Der nächste Schritt ist wirklich unkompliziert, sie teilen diesen Zauderern mit, dass es im Falle meines weiteren Verschwindens verschiedene Schreiben an Staatsanwälte, Presse oder auch Ehefrauen geben wird, die einige durchaus interessante Dinge enthüllen werden. Geben sie mir ein Blatt Papier, etwas zu Schreiben, einige Minuten Zeit und ich garantiere ihnen, dass sie die Millionen innerhalb der nächsten drei Tage in Händen halten“.
Zwei Tage vergingen, ohne dass er Besuch in seiner Zelle bekam, zwei Tage an denen Storm sich fragte, ob er seine Untergebenen nicht doch unterschätzt hatte.
Als sich am Morgen des dritten Tages die Tür öffnete, blieb sein Blick an dem silbernen Metallkoffer kleben, den der Mann mit der rechten Hand trug.
„Sie haben den Schwanz eingekniffen, ist es so?“
Storm schlug sich lachend auf den Oberschenkel.

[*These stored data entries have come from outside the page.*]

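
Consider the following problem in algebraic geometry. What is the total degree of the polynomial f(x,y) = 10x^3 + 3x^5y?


Examine each term for its total degree (sum of exponents).
  Term '10x^3' has total degree 3+0 = 3.
  Term '3x^5y' has total degree 5+1 = 6.
The maximum total degree among all terms is 6.

6


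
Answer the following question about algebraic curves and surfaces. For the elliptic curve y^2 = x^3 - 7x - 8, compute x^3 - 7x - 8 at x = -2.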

Selbst die Düsternis die dieses lausige Loch vermittelte, minderte nicht diesen wunderbare Moment von Macht und Überlegenheit.
Schweigend öffnete der Mann mit der Strumpfmaske den Koffer. Akkurat, in großen Dollarnoten gebündelt, füllte das Geld den Innenraum.

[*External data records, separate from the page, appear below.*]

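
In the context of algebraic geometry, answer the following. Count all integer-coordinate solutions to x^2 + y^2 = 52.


Systematically check integer values of x where x^2 <= 52.
For each valid x, check if 52 - x^2 is a perfect square.
x=4: 52 - 16 = 36, sqrt = 6 (valid)
x=6: 52 - 36 = 16, sqrt = 4 (valid)
Total integer solutions found: 8

8


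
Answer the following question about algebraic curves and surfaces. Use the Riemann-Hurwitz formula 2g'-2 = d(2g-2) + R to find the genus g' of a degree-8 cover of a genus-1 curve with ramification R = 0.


Riemann-Hurwitz formula: 2g' - 2 = d(2g - 2) + R
Given: d = 8, g = 1, R = 0
2g' - 2 = 8*(2*1 - 2) + 0
2g' - 2 = 8*0 + 0
2g' - 2 = 0 + 0 = 0
2g' = 2
g' = 1

1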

„So sehen also eine Millionen Dollar auf einen Haufen aus!“, meinte Storm beeindruckt.
„Nicht direkt“, entgegnete sein Gegenüber.
„Nicht direkt, haben die Geizhälse etwa noch einen Rabatt rausgeschlagen?“
„Ganz im Gegenteil, ihr Vorstand hat noch eine halbe Millionen obendrauf gelegt“. Einen Augenblick war Storm irritiert, dann lehnte er sich grinsend auf der Liege zurück.
„Eine Millionen für meine Befreiung und noch eine halbe für sie als Schweigegeld obendrauf".
Übergangslos zogen sich seine Augenlider zusammen
und seine Stimme bekam einen verächtlichen Tonfall.
"Diese Schlappschwänze würden doch ihren letzten Cent hergeben, nur damit Niemand von den jämmerlichen Verfehlungen ihrer Vergangenheit erfährt“.
„Sie wissen gar nicht wie recht sie haben“, antwortete der Mann mit der Gesichtsmaske emotionslos, zog seinen Revolver aus der Tasche und schoss Storm, ohne den Anflug von Bedauern, eine Kugel in die Brust.